Monday, July 14, 2014

Leaf Art


Samantha and Logan make leaf umbrellas while sisters are in dance class.


Right now we are still getting ready to leave on the long drive East, and are waiting now for hearing aid repair. There is so much to read in a Threepenny Review (in addition to the group of excellent graphics in each issue) that I tend to leave them behind when we travel or carry them around with me looking for time and space to unfold the tabloid format. Thus I discover that I have yet to read the Fall, 2013 issue, which I left here last year. Here is a two-part poem in this issue by Wendell Berry, that lovely man. Here is Part I, Part II will be in tomorrow's post.

From Sabbaths 2013

I.
This is a poet of the river lands,
a lowdown man of the deepest
depth of the valley, where gravity gathers
the waters, the poisons, the trash,
where light comes late and leaves early.

From the window of his small room
the lowdown poet looks out. He watches
the river for ripples, flashes, signs
of beings rising in the undersurface dark,
or lightly swimming upon the flow,
or, for a minnow, descending the deeps
of the air to enter and shatter
forever their momentary reflections,
for the river is a place passing
through a passing place.

The poet, his window. and his poems
are creatures of the shore that the river
gnaws, dissolves, and carries away.
He is a tree of a sort, rooted
in the dark, aspiring to the light,
dependent on both.
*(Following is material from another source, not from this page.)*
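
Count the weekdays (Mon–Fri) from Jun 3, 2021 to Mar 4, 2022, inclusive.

197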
His poems
are leavings, sheddings. gathered
from the light, as it has come,
and offered to the dark, which he believes
must shine with sight,
with light, dark only to him.

Wendell Berry. 
from The Threepenny Review, Fall, 2013, page 5.

The line "of beings rising in the undersurface dark" has, (in addition to one of my favorites, a compounded word) it seems to be, an almost perfect and very pleasing rhythm.